The origins of the V2 rocket lay in Germany’s attempts to get around the arms restrictions imposed by the Treaty of Versailles following WWI. Rockets were not included in the list of restricted weapons and in the early 1930s the German Defense Ministry became interested in the various rocket-building groups operating around the country.
An artillery officer called Walter Dornberger was given the task of investigating these groups and in doing so he met a young engineer called Werner von Braun who so impressed him that in 1933 he made von Braun head of Germany’s rocket research program. The program was based at Kummersdorf, south of Berlin, and a series of rocket developments called the Aggregate Series got underway.
By 1938, after several ups and downs and a move to the Baltic island of Usedom, the German rocket program had a workable prototype with the A5. At nearly 6m in length, the A5 was fuelled by alcohol, with liquid oxygen acting as an oxidant (providing oxygen to allow the fuel to burn and produce thrust). However, it was in 1942 that the V2 proper was born in the shape of the much-delayed A4, a rocket that on its second flight reached a height of 50 miles and landed over 150 miles away. The A4 was soon put into production and the Nazi Propaganda Ministry, ever keen to be dramatic, renamed it ‘Vergeltungswaffe 2’ (Retaliation Weapon 2).
The V2 was 14m long and propelled by alcohol and liquid oxygen, the liquid propellants being delivered to the thrust chamber by means of steam-turbine-driven pumps. An advanced gyroscope guided the missile and it was steered by tabs on the fins and vanes on the exhaust outlet. After launch, the motor burned for 60 seconds, pushing the rocket to an altitude of around 60 miles. The rocket would then continue on a free-fall trajectory for around 220 miles, delivering its 1-ton warhead at supersonic speed.
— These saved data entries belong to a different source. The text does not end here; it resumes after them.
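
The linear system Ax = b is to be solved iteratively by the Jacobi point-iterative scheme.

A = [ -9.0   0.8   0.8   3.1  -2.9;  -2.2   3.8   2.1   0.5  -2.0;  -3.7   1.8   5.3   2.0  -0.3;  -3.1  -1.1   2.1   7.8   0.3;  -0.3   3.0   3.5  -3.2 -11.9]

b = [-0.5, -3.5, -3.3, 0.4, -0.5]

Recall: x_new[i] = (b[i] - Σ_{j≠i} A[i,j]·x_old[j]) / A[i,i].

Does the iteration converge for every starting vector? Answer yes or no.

yes

Split A = D + L + U, D = diag(-9, 3.8, 5.3, 7.8, -11.9).
Jacobi: T = -D⁻¹(L+U), T[2,1] = -(1.8)/(5.3) = -0.3396; T[2,2] = 0.
  T[0,:] = [+0.0000 +0.0889 +0.0889 +0.3444 -0.3222]
  T[1,:] = [+0.5789 +0.0000 -0.5526 -0.1316 +0.5263]
  T[2,:] = [+0.6981 -0.3396 +0.0000 -0.3774 +0.0566]
  T[3,:] = [+0.3974 +0.1410 -0.2692 +0.0000 -0.0385]
  T[4,:] = [-0.0252 +0.2521 +0.2941 -0.2689 +0.0000]
moduli |λ_i(T)| = 0.9411, 0.4275, 0.4275, 0.4001, 0.2546.
ρ(T) = max|λ| = 0.9411; 0.9411 < 1 ⇒ converges.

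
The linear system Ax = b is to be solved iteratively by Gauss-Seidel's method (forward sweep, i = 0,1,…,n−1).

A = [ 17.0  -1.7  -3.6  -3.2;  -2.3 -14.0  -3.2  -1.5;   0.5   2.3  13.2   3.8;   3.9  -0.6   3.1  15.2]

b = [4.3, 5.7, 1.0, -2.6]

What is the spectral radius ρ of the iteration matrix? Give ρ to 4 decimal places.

0.1728

Let D = diag(17, -14, 13.2, 15.2); L, U the strict triangles.
T_GS = -(D+L)⁻¹U: row 0 first, T[0,3] = -(-3.2)/(17) = +0.1882; later rows by forward substitution.
  T[0,:] = [+0.0000, +0.1000, +0.2118, +0.1882]
  T[1,:] = [+0.0000, -0.0164, -0.2634, -0.1381]
  T[2,:] = [+0.0000, -0.0009, +0.0379, -0.2710]
  T[3,:] = [+0.0000, -0.0261, -0.0725, +0.0015]
eigenvalue magnitudes: 0.1728, 0.0988, 0.0988, 0.0000.
spectral radius ρ = 0.1728; 0.1728 < 1: convergent.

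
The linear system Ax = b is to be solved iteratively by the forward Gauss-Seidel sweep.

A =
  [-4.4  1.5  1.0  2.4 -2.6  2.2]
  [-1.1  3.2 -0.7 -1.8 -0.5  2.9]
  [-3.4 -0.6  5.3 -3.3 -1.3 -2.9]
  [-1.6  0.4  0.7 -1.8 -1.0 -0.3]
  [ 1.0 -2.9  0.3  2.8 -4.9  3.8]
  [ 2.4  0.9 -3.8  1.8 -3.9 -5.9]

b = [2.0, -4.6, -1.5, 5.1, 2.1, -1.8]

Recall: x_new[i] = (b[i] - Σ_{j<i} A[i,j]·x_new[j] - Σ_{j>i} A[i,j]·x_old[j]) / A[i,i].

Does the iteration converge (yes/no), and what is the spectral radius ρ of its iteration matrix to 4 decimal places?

no, ρ = 1.3374

Diagonal D = diag(-4.4, 3.2, 5.3, -1.8, -4.9, -5.9); L, U strict lower/upper.
Gauss-Seidel: T = -(D+L)⁻¹U, row 0 first, T[0,5] = -(2.2)/(-4.4) = +0.5000; later rows by forward substitution.
  T[0,:] = [+0.0000  +0.3409  +0.2273  +0.5455  -0.5909  +0.5000]
  T[1,:] = [+0.0000  +0.1172  +0.2969  +0.7500  -0.0469  -0.7344]
  T[2,:] = [+0.0000  +0.2320  +0.1794  +1.0575  -0.1391  +0.7848]
  T[3,:] = [+0.0000  -0.1868  -0.0663  +0.0931  -0.0948  -0.4691]
  T[4,:] = [+0.0000  -0.0923  -0.1562  -0.2146  -0.1555  +1.0922]
  T[5,:] = [+0.0000  +0.0112  +0.1052  -0.1745  -0.0840  -1.2791]
|roots of det(T-λI)|: 1.3374, 0.5447, 0.5447, 0.2498, 0.0821, 0.0000.
ρ(T) = max|λ| = 1.3374; 1.3374 > 1 ⇒ diverges.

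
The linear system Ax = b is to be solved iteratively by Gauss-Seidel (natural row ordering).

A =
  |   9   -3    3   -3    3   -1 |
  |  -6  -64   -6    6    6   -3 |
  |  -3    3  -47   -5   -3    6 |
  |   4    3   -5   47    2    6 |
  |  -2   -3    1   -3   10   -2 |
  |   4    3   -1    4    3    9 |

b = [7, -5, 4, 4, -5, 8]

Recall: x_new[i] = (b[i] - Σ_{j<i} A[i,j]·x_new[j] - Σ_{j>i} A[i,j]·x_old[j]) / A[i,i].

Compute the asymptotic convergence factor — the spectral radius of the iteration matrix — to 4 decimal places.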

Preparations for V2 (A4) production had been going steadily on Usedom since 1938 but on the night of 17/18 August 1943 the rocket facility was hit by a massive Allied bombing raid that inflicted significant damage, so it was decided to switch production to an underground facility in the Kohnstein mountains called the Mittelwerk that was served by the notorious Nordhausen concentration camp complex. Around 6,000 V2 missiles were built there between January 1944 and April 1945, though the human cost of that production was immense. Forced labor was used and around 60,000 brutalized workers were involved in V2 construction.
For reasons of concealment, V2s were launched from mobile platforms. The missiles and warheads were delivered separately to the launch areas and were stored and assembled by technical troops before being moved out to surrounding launch sites, usually forests, on mobile launch vehicles to be ‘primed’ and fired by the rocket troops. This approach was highly successful because the rockets could be prepared and fired in less than ninety minutes and the launch sites could be cleared in less than thirty. Allied aircraft had almost no chance of discovering the sites.
Over 3,000 V2 rockets were fired in anger between September 1944 and the end of the war, the vast majority targeted at South East England and Belgium. London bore the brunt of the V2 assault on England, with around 2,800 Londoners losing their lives. Most V2 strikes in Belgium were in and around the port of Antwerp, a vital supply-port for the advancing Allies, and around 1,600 V2s hit the city. Yet because the majority of the rockets fell over the city itself and not in the port directly, the rocket assault didn’t stop the Allies from using the port to re-supply. The Allied advance slowly limited the V2’s operational range and when American troops overran the Nordhausen complex in April 1945 the V2 threat was over.
In the last days of the war a scramble ensued between the Americans and the Soviets to get their hands on both the V2 components and blueprints and the engineers and scientists involved in the missile program. Both Werner von Braun and the head of the missile force, Walter Dornberger, had made a conscious decision to surrender to the Americans along with around one hundred and thirty key personnel and soon they and sixteen shiploads of rocket parts were on their way to the US.
The V2 rockets that the Americans subsequently constructed and fired were instrumental in providing the foundations for the US ballistic-missile program that in turn would inspire the space program. Werner von Braun would play a key part in that program as well as in America’s trip to the Moon in 1969 (a trip he had dreamed about since the early 1930s). The Soviets also built and flew a number of V2s and, like the Americans, benefited from the boost German rocketeers gave to their missile development.